Mit ihrer Unwort-Auswahl greift die mehrheitlich aus Sprachwissenschaftlerinnen und -wissenschaftlern bestehende Jury eine hochaktuelle Debatte auf. Am vergangenen Mittwoch hatte das Medienhaus Correctiv Rechercheergebnisse zu einem Treffen in einer Potsdamer Villa veröffentlicht, an dem im November auch einzelne AfD-Funktionäre sowie einzelne Mitglieder der CDU und der erzkonservativen Werteunion teilgenommen hatten.

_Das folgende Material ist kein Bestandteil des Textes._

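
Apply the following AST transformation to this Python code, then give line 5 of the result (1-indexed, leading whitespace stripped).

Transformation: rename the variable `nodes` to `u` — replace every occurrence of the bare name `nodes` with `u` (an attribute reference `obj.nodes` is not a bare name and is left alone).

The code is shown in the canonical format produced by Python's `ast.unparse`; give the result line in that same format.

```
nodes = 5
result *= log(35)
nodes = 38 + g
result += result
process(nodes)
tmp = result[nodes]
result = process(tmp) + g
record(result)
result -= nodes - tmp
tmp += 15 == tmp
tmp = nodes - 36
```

Transformed code:
u = 5
result *= log(35)
u = 38 + g
result += result
process(u)
tmp = result[u]
result = process(tmp) + g
record(result)
result -= u - tmp
tmp += 15 == tmp
tmp = u - 36

process(u)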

Der frühere Kopf der rechtsextremen Identitären Bewegung in Österreich, Martin Sellner, hatte der Deutschen Presse-Agentur bestätigt, dass er dort über Remigration gesprochen habe. Wenn Rechtsextremisten den Begriff Remigration verwenden, meinen sie in der Regel, dass eine große Zahl von Menschen ausländischer Herkunft das Land verlassen soll - auch unter Zwang.

Die Sprachwissenschaftlerin und Jury-Sprecherin Constanze Spieß hatte bereits im Dezember berichtet, dass Remigration unter den Einsendungen für die Unwort-Kür war - also schon vor der nun aktuellen Debatte.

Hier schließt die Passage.